The Late Contributions of Repetitive Head Impacts and TBI to Depression Symptoms and Cognition.
Alosco ML, Tripodis Y, Baucom ZH, Mez J, Stein TD, Martin B, Haller O, Conneely S, McClean M, Nosheny R, Mackin S, McKee AC, Weiner MW, Stern RA. Neurology. 2020 Jun 26. Epub Ahead of Print.
https://pubmed.ncbi.nlm.nih.gov/32591472/
Take-Home Message
Middle to older aged adults that report a history of repetitive head impacts or traumatic brain injury reported slightly worse depressive symptoms and cognitive scores than people without exposure to head impacts or brain injury.
Summary
Repetitive head impacts may lead to problems later in life (depression, cognitive dysfunction, neurodegenerative disease). However, it remains uncertain if repetitive head impacts contribute to these problems because prior studies had limitations (lack of a control group, focus on American football, small sample sizes). Therefore, the authors used the Brain Health Registry to determine if measures of depression or cognition differed among middle-age and older adults with or without a history of repetitive head impacts or traumatic brain injury. Participants over 40 years of age completed demographic and health questionnaires, self-reported measures of repetitive head impact exposures and traumatic brain injury history, depressive symptomology, and computer neuropsychological tests. The authors then grouped the 13,323 participants into 6 groups based on their reported history of repetitive head impacts and traumatic brain injury with or without loss of consciousness. People who reported a history of repetitive head impacts or traumatic brain injury (regardless of the loss of consciousness) had more depressive symptoms scores and poorer working memory scores than people with no history of head impact nor brain injury. Finally, people with self-reported brain injury and loss of consciousness performed worse on several cognitive outcome measures compared to the group who reported no history of head impact nor injury.
Viewpoints
The authors used a large registry of middle age to older adults and found evidence that people reporting repetitive head impacts or traumatic brain injury may also report more depressive symptoms and experience cognitive dysfunction. This study is also interesting as it overcame some prior limitations. Specifically, the authors analyzed a large sample from a more generalizable population rather than a potentially biased brain sample registry. Another advantage of the registry was that it had data on people with no exposure to repetitive head impacts and traumatic brain injury.
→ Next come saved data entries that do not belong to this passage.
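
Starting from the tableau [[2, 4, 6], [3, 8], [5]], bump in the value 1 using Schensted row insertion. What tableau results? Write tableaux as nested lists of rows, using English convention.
[[1, 4, 6], [2, 8], [3], [5]]

In row 1, 1 replaces 2 (the leftmost entry greater than 1); 2 is bumped to row 2. In row 2, 2 replaces 3 (the leftmost entry greater than 2); 3 is bumped to row 3. In row 3, 3 replaces 5 (the leftmost entry greater than 3); 5 is bumped to row 4. 5 starts a new row 4. The new tableau is [[1, 4, 6], [2, 8], [3], [5]].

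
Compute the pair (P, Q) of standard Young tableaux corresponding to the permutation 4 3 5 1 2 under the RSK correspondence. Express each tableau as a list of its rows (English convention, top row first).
P = [[1, 2], [3, 5], [4]], Q = [[1, 3], [2, 5], [4]]

Insert each entry of the permutation into P by Schensted row insertion, recording in Q the position of each new cell.

Insert 4: appended to row 1. P = [[4]].
Insert 3: 3 bumps 4 from row 1; 4 starts row 2. P = [[3], [4]].
Insert 5: appended to row 1. P = [[3, 5], [4]].
Insert 1: 1 bumps 3 from row 1; 3 bumps 4 from row 2; 4 starts row 3. P = [[1, 5], [3], [4]].
Insert 2: 2 bumps 5 from row 1; 5 appends to row 2. P = [[1, 2], [3, 5], [4]].

So P = [[1, 2], [3, 5], [4]], Q = [[1, 3], [2, 5], [4]].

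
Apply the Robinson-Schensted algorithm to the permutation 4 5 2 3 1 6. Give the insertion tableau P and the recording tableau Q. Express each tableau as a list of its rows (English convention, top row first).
P = [[1, 3, 6], [2, 5], [4]], Q = [[1, 2, 6], [3, 4], [5]]

Insert each entry of the permutation into P by Schensted row insertion, recording in Q the position of each new cell.

Insert 4: appended to row 1. P = [[4]].
Insert 5: appended to row 1. P = [[4, 5]].
Insert 2: 2 bumps 4 from row 1; 4 starts row 2. P = [[2, 5], [4]].
Insert 3: 3 bumps 5 from row 1; 5 appends to row 2. P = [[2, 3], [4, 5]].
Insert 1: 1 bumps 2 from row 1; 2 bumps 4 from row 2; 4 starts row 3. P = [[1, 3], [2, 5], [4]].
Insert 6: appended to row 1. P = [[1, 3, 6], [2, 5], [4]].

So P = [[1, 3, 6], [2, 5], [4]], Q = [[1, 2, 6], [3, 4], [5]].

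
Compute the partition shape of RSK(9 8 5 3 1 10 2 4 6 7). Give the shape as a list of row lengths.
RSK row insertion gives P = [[1, 2, 4, 6, 7], [3, 10], [5], [8], [9]], which has shape [5, 2, 1, 1, 1].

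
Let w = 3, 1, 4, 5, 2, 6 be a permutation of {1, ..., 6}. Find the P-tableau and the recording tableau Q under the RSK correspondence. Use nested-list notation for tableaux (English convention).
Insert each entry of the permutation into P by Schensted row insertion, recording in Q the position of each new cell.

Insert 3: appended to row 1. P = [[3]], Q = [[1]].
Insert 1: 1 bumps 3 from row 1; 3 starts row 2. P = [[1], [3]], Q = [[1], [2]].
Insert 4: appended to row 1. P = [[1, 4], [3]], Q = [[1, 3], [2]].
Insert 5: appended to row 1. P = [[1, 4, 5], [3]], Q = [[1, 3, 4], [2]].
Insert 2: 2 bumps 4 from row 1; 4 appends to row 2. P = [[1, 2, 5], [3, 4]], Q = [[1, 3, 4], [2, 5]].
Insert 6: appended to row 1. P = [[1, 2, 5, 6], [3, 4]], Q = [[1, 3, 4, 6], [2, 5]].

So P = [[1, 2, 5, 6], [3, 4]], Q = [[1, 3, 4, 6], [2, 5]].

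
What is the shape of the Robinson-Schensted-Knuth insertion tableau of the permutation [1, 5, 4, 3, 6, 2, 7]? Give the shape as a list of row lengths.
[4, 1, 1, 1]

Row-insert each entry into an empty tableau.

After inserting 1: P = [[1]].
After inserting 5: P = [[1, 5]].
After inserting 4: P = [[1, 4], [5]].
After inserting 3: P = [[1, 3], [4], [5]].
After inserting 6: P = [[1, 3, 6], [4], [5]].
After inserting 2: P = [[1, 2, 6], [3], [4], [5]].
After inserting 7: P = [[1, 2, 6, 7], [3], [4], [5]].

The final insertion tableau P = [[1, 2, 6, 7], [3], [4], [5]] has shape [4, 1, 1, 1].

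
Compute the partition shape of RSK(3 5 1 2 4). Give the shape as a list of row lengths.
[3, 2]

Row-insert each entry into an empty tableau.

After inserting 3: P = [[3]].
After inserting 5: P = [[3, 5]].
After inserting 1: P = [[1, 5], [3]].
After inserting 2: P = [[1, 2], [3, 5]].
After inserting 4: P = [[1, 2, 4], [3, 5]].

The final insertion tableau P = [[1, 2, 4], [3, 5]] has shape [3, 2].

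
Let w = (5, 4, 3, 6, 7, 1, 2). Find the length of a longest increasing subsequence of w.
3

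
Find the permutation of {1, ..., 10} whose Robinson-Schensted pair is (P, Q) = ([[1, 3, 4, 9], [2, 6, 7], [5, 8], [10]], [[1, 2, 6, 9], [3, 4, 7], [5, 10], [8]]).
5 10 2 6 3 8 7 1 9 4

Reverse RSK: for i = n, n-1, ..., 1, locate i in Q, remove the corresponding corner cell from P, and reverse-bump its entry up through P; the value ejected from row 1 is w(i).

So w = 5 10 2 6 3 8 7 1 9 4.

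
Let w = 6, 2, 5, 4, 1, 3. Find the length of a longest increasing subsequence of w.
2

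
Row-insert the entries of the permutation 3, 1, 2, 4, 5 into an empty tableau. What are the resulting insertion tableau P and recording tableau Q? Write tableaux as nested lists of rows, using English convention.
P = [[1, 2, 4, 5], [3]], Q = [[1, 3, 4, 5], [2]]

Insert each entry of the permutation into P by Schensted row insertion, recording in Q the position of each new cell.

Insert 3: appended to row 1. P = [[3]].
Insert 1: 1 bumps 3 from row 1; 3 starts row 2. P = [[1], [3]].
Insert 2: appended to row 1. P = [[1, 2], [3]].
Insert 4: appended to row 1. P = [[1, 2, 4], [3]].
Insert 5: appended to row 1. P = [[1, 2, 4, 5], [3]].

So P = [[1, 2, 4, 5], [3]], Q = [[1, 3, 4, 5], [2]].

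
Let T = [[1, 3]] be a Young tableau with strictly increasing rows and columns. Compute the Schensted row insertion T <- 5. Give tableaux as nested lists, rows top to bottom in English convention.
5 is larger than every entry of row 1, so it is appended to row 1. The new tableau is [[1, 3, 5]].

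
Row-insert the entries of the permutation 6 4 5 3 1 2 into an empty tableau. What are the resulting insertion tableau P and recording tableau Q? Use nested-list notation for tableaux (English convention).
P = [[1, 2], [3, 5], [4], [6]], Q = [[1, 3], [2, 6], [4], [5]]

Insert each entry of the permutation into P by Schensted row insertion, recording in Q the position of each new cell.

After inserting 6: P = [[6]].
After inserting 4: P = [[4], [6]].
After inserting 5: P = [[4, 5], [6]].
After inserting 3: P = [[3, 5], [4], [6]].
After inserting 1: P = [[1, 5], [3], [4], [6]].
After inserting 2: P = [[1, 2], [3, 5], [4], [6]].

So P = [[1, 2], [3, 5], [4], [6]], Q = [[1, 3], [2, 6], [4], [5]].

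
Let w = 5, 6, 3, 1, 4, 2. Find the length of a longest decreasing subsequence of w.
3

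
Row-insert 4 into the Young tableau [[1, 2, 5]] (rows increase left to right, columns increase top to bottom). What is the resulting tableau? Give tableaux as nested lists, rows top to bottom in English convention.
[[1, 2, 4], [5]]

In row 1, 4 replaces 5 (the leftmost entry greater than 4); 5 is bumped to row 2. 5 starts a new row 2. The new tableau is [[1, 2, 4], [5]].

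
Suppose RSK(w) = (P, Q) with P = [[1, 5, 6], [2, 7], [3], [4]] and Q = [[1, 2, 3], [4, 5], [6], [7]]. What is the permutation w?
4 5 7 3 6 2 1

Reverse RSK: for i = n, n-1, ..., 1, locate i in Q, remove the corresponding corner cell from P, and reverse-bump its entry up through P; the value ejected from row 1 is w(i).

So w = 4 5 7 3 6 2 1.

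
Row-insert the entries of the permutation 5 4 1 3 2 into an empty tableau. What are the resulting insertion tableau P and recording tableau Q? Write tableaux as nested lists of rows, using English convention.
Insert each entry of the permutation into P by Schensted row insertion, recording in Q the position of each new cell.

Insert 5: appended to row 1. P = [[5]].
Insert 4: 4 bumps 5 from row 1; 5 starts row 2. P = [[4], [5]].
Insert 1: 1 bumps 4 from row 1; 4 bumps 5 from row 2; 5 starts row 3. P = [[1], [4], [5]].
Insert 3: appended to row 1. P = [[1, 3], [4], [5]].
Insert 2: 2 bumps 3 from row 1; 3 bumps 4 from row 2; 4 bumps 5 from row 3; 5 starts row 4. P = [[1, 2], [3], [4], [5]].

So P = [[1, 2], [3], [4], [5]], Q = [[1, 4], [2], [3], [5]].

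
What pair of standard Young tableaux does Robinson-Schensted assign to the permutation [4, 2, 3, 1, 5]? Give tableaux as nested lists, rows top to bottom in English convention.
Insert each entry of the permutation into P by Schensted row insertion, recording in Q the position of each new cell.

Insert 4: appended to row 1. P = [[4]].
Insert 2: 2 bumps 4 from row 1; 4 starts row 2. P = [[2], [4]].
Insert 3: appended to row 1. P = [[2, 3], [4]].
Insert 1: 1 bumps 2 from row 1; 2 bumps 4 from row 2; 4 starts row 3. P = [[1, 3], [2], [4]].
Insert 5: appended to row 1. P = [[1, 3, 5], [2], [4]].

So P = [[1, 3, 5], [2], [4]], Q = [[1, 3, 5], [2], [4]].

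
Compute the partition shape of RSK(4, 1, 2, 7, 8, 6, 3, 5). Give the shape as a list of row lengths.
[4, 3, 1]

RSK row insertion gives P = [[1, 2, 3, 5], [4, 6, 8], [7]], which has shape [4, 3, 1].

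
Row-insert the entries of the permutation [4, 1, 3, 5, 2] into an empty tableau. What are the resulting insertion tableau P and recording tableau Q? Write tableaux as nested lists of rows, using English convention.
P = [[1, 2, 5], [3], [4]], Q = [[1, 3, 4], [2], [5]]

Insert each entry of the permutation into P by Schensted row insertion, recording in Q the position of each new cell.

Insert 4: appended to row 1. P = [[4]], Q = [[1]].
Insert 1: 1 bumps 4 from row 1; 4 starts row 2. P = [[1], [4]], Q = [[1], [2]].
Insert 3: appended to row 1. P = [[1, 3], [4]], Q = [[1, 3], [2]].
Insert 5: appended to row 1. P = [[1, 3, 5], [4]], Q = [[1, 3, 4], [2]].
Insert 2: 2 bumps 3 from row 1; 3 bumps 4 from row 2; 4 starts row 3. P = [[1, 2, 5], [3], [4]], Q = [[1, 3, 4], [2], [5]].

So P = [[1, 2, 5], [3], [4]], Q = [[1, 3, 4], [2], [5]].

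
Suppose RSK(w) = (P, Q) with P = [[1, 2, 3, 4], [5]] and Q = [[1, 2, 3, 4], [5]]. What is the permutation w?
1 2 3 5 4

Reverse the RSK construction: for i from n down to 1, find the cell of Q containing i, remove the entry at that cell from P, and reverse-bump it up through P; the value ejected from row 1 is w(i).

Step i=5: Q has 5 at row 2, column 1; remove 5 from row 2 of P and reverse-bump: 5 enters row 1 and ejects 4. So w(5) = 4. P is now [[1, 2, 3, 5]].
Step i=4: Q has 4 at row 1, column 4; remove that cell from P, ejecting 5. So w(4) = 5. P is now [[1, 2, 3]].
Step i=3: Q has 3 at row 1, column 3; remove that cell from P, ejecting 3. So w(3) = 3. P is now [[1, 2]].
Step i=2: Q has 2 at row 1, column 2; remove that cell from P, ejecting 2. So w(2) = 2. P is now [[1]].
Step i=1: Q has 1 at row 1, column 1; remove that cell from P, ejecting 1. So w(1) = 1. P is now [].

So w = 1 2 3 5 4.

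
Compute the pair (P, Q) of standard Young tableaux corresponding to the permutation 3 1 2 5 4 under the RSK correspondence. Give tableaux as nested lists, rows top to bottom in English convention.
Insert each entry of the permutation into P by Schensted row insertion, recording in Q the position of each new cell.

Insert 3: appended to row 1. P = [[3]].
Insert 1: 1 bumps 3 from row 1; 3 starts row 2. P = [[1], [3]].
Insert 2: appended to row 1. P = [[1, 2], [3]].
Insert 5: appended to row 1. P = [[1, 2, 5], [3]].
Insert 4: 4 bumps 5 from row 1; 5 appends to row 2. P = [[1, 2, 4], [3, 5]].

So P = [[1, 2, 4], [3, 5]], Q = [[1, 3, 4], [2, 5]].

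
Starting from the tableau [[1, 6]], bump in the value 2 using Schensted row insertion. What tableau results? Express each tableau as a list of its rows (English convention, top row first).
[[1, 2], [6]]

In row 1, 2 replaces 6 (the leftmost entry greater than 2); 6 is bumped to row 2. 6 starts a new row 2. The new tableau is [[1, 2], [6]].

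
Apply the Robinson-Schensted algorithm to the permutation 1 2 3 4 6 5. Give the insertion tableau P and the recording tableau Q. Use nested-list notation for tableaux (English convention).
Insert each entry of the permutation into P by Schensted row insertion, recording in Q the position of each new cell.

Insert 1: appended to row 1. P = [[1]], Q = [[1]].
Insert 2: appended to row 1. P = [[1, 2]], Q = [[1, 2]].
Insert 3: appended to row 1. P = [[1, 2, 3]], Q = [[1, 2, 3]].
Insert 4: appended to row 1. P = [[1, 2, 3, 4]], Q = [[1, 2, 3, 4]].
Insert 6: appended to row 1. P = [[1, 2, 3, 4, 6]], Q = [[1, 2, 3, 4, 5]].
Insert 5: 5 bumps 6 from row 1; 6 starts row 2. P = [[1, 2, 3, 4, 5], [6]], Q = [[1, 2, 3, 4, 5], [6]].

So P = [[1, 2, 3, 4, 5], [6]], Q = [[1, 2, 3, 4, 5], [6]].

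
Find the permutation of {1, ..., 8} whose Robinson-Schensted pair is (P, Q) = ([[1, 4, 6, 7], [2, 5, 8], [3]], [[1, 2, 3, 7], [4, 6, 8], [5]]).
Reverse the RSK construction: for i from n down to 1, find the cell of Q containing i, remove the entry at that cell from P, and reverse-bump it up through P; the value ejected from row 1 is w(i).

Step i=8: Q has 8 at row 2, column 3; remove 8 from row 2 of P and reverse-bump: 8 enters row 1 and ejects 7. So w(8) = 7. P is now [[1, 4, 6, 8], [2, 5], [3]].
Step i=7: Q has 7 at row 1, column 4; remove that cell from P, ejecting 8. So w(7) = 8. P is now [[1, 4, 6], [2, 5], [3]].
Step i=6: Q has 6 at row 2, column 2; remove 5 from row 2 of P and reverse-bump: 5 enters row 1 and ejects 4. So w(6) = 4. P is now [[1, 5, 6], [2], [3]].
Step i=5: Q has 5 at row 3, column 1; remove 3 from row 3 of P and reverse-bump: 3 enters row 2 and ejects 2; 2 enters row 1 and ejects 1. So w(5) = 1. P is now [[2, 5, 6], [3]].
Step i=4: Q has 4 at row 2, column 1; remove 3 from row 2 of P and reverse-bump: 3 enters row 1 and ejects 2. So w(4) = 2. P is now [[3, 5, 6]].
Step i=3: Q has 3 at row 1, column 3; remove that cell from P, ejecting 6. So w(3) = 6. P is now [[3, 5]].
Step i=2: Q has 2 at row 1, column 2; remove that cell from P, ejecting 5. So w(2) = 5. P is now [[3]].
Step i=1: Q has 1 at row 1, column 1; remove that cell from P, ejecting 3. So w(1) = 3. P is now [].

So w = 3 5 6 2 1 4 8 7.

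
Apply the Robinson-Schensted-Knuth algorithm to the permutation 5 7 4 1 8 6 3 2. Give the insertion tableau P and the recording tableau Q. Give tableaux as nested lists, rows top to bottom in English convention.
P = [[1, 2, 8], [3, 6], [4, 7], [5]], Q = [[1, 2, 5], [3, 6], [4, 7], [8]]

Insert each entry of the permutation into P by Schensted row insertion, recording in Q the position of each new cell.

Insert 5: appended to row 1. P = [[5]].
Insert 7: appended to row 1. P = [[5, 7]].
Insert 4: 4 bumps 5 from row 1; 5 starts row 2. P = [[4, 7], [5]].
Insert 1: 1 bumps 4 from row 1; 4 bumps 5 from row 2; 5 starts row 3. P = [[1, 7], [4], [5]].
Insert 8: appended to row 1. P = [[1, 7, 8], [4], [5]].
Insert 6: 6 bumps 7 from row 1; 7 appends to row 2. P = [[1, 6, 8], [4, 7], [5]].
Insert 3: 3 bumps 6 from row 1; 6 bumps 7 from row 2; 7 appends to row 3. P = [[1, 3, 8], [4, 6], [5, 7]].
Insert 2: 2 bumps 3 from row 1; 3 bumps 4 from row 2; 4 bumps 5 from row 3; 5 starts row 4. P = [[1, 2, 8], [3, 6], [4, 7], [5]].

So P = [[1, 2, 8], [3, 6], [4, 7], [5]], Q = [[1, 2, 5], [3, 6], [4, 7], [8]].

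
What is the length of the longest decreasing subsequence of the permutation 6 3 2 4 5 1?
4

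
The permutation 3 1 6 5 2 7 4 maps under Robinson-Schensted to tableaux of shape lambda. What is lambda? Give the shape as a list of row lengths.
Row-insert each entry into an empty tableau.

After inserting 3: P = [[3]].
After inserting 1: P = [[1], [3]].
After inserting 6: P = [[1, 6], [3]].
After inserting 5: P = [[1, 5], [3, 6]].
After inserting 2: P = [[1, 2], [3, 5], [6]].
After inserting 7: P = [[1, 2, 7], [3, 5], [6]].
After inserting 4: P = [[1, 2, 4], [3, 5, 7], [6]].

The final insertion tableau P = [[1, 2, 4], [3, 5, 7], [6]] has shape [3, 3, 1].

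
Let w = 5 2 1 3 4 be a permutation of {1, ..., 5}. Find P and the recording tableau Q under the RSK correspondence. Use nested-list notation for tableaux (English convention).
Insert each entry of the permutation into P by Schensted row insertion, recording in Q the position of each new cell.

Insert 5: appended to row 1. P = [[5]].
Insert 2: 2 bumps 5 from row 1; 5 starts row 2. P = [[2], [5]].
Insert 1: 1 bumps 2 from row 1; 2 bumps 5 from row 2; 5 starts row 3. P = [[1], [2], [5]].
Insert 3: appended to row 1. P = [[1, 3], [2], [5]].
Insert 4: appended to row 1. P = [[1, 3, 4], [2], [5]].

So P = [[1, 3, 4], [2], [5]], Q = [[1, 4, 5], [2], [3]].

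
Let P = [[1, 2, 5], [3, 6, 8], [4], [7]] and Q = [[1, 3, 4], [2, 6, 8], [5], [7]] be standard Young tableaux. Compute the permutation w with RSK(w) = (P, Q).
Reverse the RSK construction: for i from n down to 1, find the cell of Q containing i, remove the entry at that cell from P, and reverse-bump it up through P; the value ejected from row 1 is w(i).

Step i=8: Q has 8 at row 2, column 3; remove 8 from row 2 of P and reverse-bump: 8 enters row 1 and ejects 5. So w(8) = 5. P is now [[1, 2, 8], [3, 6], [4], [7]].
Step i=7: Q has 7 at row 4, column 1; remove 7 from row 4 of P and reverse-bump: 7 enters row 3 and ejects 4; 4 enters row 2 and ejects 3; 3 enters row 1 and ejects 2. So w(7) = 2. P is now [[1, 3, 8], [4, 6], [7]].
Step i=6: Q has 6 at row 2, column 2; remove 6 from row 2 of P and reverse-bump: 6 enters row 1 and ejects 3. So w(6) = 3. P is now [[1, 6, 8], [4], [7]].
Step i=5: Q has 5 at row 3, column 1; remove 7 from row 3 of P and reverse-bump: 7 enters row 2 and ejects 4; 4 enters row 1 and ejects 1. So w(5) = 1. P is now [[4, 6, 8], [7]].
Step i=4: Q has 4 at row 1, column 3; remove that cell from P, ejecting 8. So w(4) = 8. P is now [[4, 6], [7]].
Step i=3: Q has 3 at row 1, column 2; remove that cell from P, ejecting 6. So w(3) = 6. P is now [[4], [7]].
Step i=2: Q has 2 at row 2, column 1; remove 7 from row 2 of P and reverse-bump: 7 enters row 1 and ejects 4. So w(2) = 4. P is now [[7]].
Step i=1: Q has 1 at row 1, column 1; remove that cell from P, ejecting 7. So w(1) = 7. P is now [].

So w = 7 4 6 8 1 3 2 5.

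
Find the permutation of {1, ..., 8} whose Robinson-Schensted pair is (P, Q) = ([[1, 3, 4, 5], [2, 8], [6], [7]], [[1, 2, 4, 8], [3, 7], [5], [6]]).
2 7 6 8 3 1 4 5

Reverse the RSK construction: for i from n down to 1, find the cell of Q containing i, remove the entry at that cell from P, and reverse-bump it up through P; the value ejected from row 1 is w(i).

Step i=8: Q has 8 at row 1, column 4; remove that cell from P, ejecting 5. So w(8) = 5. P is now [[1, 3, 4], [2, 8], [6], [7]].
Step i=7: Q has 7 at row 2, column 2; remove 8 from row 2 of P and reverse-bump: 8 enters row 1 and ejects 4. So w(7) = 4. P is now [[1, 3, 8], [2], [6], [7]].
Step i=6: Q has 6 at row 4, column 1; remove 7 from row 4 of P and reverse-bump: 7 enters row 3 and ejects 6; 6 enters row 2 and ejects 2; 2 enters row 1 and ejects 1. So w(6) = 1. P is now [[2, 3, 8], [6], [7]].
Step i=5: Q has 5 at row 3, column 1; remove 7 from row 3 of P and reverse-bump: 7 enters row 2 and ejects 6; 6 enters row 1 and ejects 3. So w(5) = 3. P is now [[2, 6, 8], [7]].
Step i=4: Q has 4 at row 1, column 3; remove that cell from P, ejecting 8. So w(4) = 8. P is now [[2, 6], [7]].
Step i=3: Q has 3 at row 2, column 1; remove 7 from row 2 of P and reverse-bump: 7 enters row 1 and ejects 6. So w(3) = 6. P is now [[2, 7]].
Step i=2: Q has 2 at row 1, column 2; remove that cell from P, ejecting 7. So w(2) = 7. P is now [[2]].
Step i=1: Q has 1 at row 1, column 1; remove that cell from P, ejecting 2. So w(1) = 2. P is now [].

So w = 2 7 6 8 3 1 4 5.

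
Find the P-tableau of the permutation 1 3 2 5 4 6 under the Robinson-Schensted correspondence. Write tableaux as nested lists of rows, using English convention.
P = [[1, 2, 4, 6], [3, 5]]

Insert 1: appended to row 1. P = [[1]].
Insert 3: appended to row 1. P = [[1, 3]].
Insert 2: 2 bumps 3 from row 1; 3 starts row 2. P = [[1, 2], [3]].
Insert 5: appended to row 1. P = [[1, 2, 5], [3]].
Insert 4: 4 bumps 5 from row 1; 5 appends to row 2. P = [[1, 2, 4], [3, 5]].
Insert 6: appended to row 1. P = [[1, 2, 4, 6], [3, 5]].

So P = [[1, 2, 4, 6], [3, 5]].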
However, due to the retrospective nature of the study, we are unable to state that these exposures caused depressive symptoms and cognitive dysfunction. Future studies may help clarify causation and how much of the relationship between trauma that may lead to PTSD (e.g., abuse) – which represented ~43% of the cases – and depressive symptoms or cognitive dysfunction is influenced by repetitive head impacts or brain injury. If repetitive head impacts or brain injury is a big part of that relationship, then therapies that target the pathologic changes (e.g., damage to glial cells) may be needed as part of the therapeutic plan. However, if repetitive head impacts or brain injury play a small part in that relationship, then it may be beneficial to focus more on other aspects of the therapeutic strategy (e.g., mental health consultations). It is also critical to note that the authors reported that the clinical meaningfulness of these outcomes is unclear because the differences between groups were small. Furthermore, less than 20% of participants had clinically meaningful symptoms of depression. Hence, without knowing if the groups differ in how many people met the threshold for clinically meaningful symptoms of depression, it is challenging to infer that these relationships are clinically relevant. Large longitudinal studies will be necessary to clarify the meaningfulness of these findings; however, they do support the commonly held hypothesis that exposure to head impacts or brain injury may increase the risk of poor long-term outcomes. At this time, clinicians should be aware that repetitive head impacts and brain injury may relate to depressive symptoms and cognitive abilities later in life. Hence they should support rule changes and preventative programs that decrease the number of head impacts one may suffer.
Questions for Discussion
Do you believe repetitive head impacts may lead to problems later in life? If so, what do you do to limit head impacts, If not, why?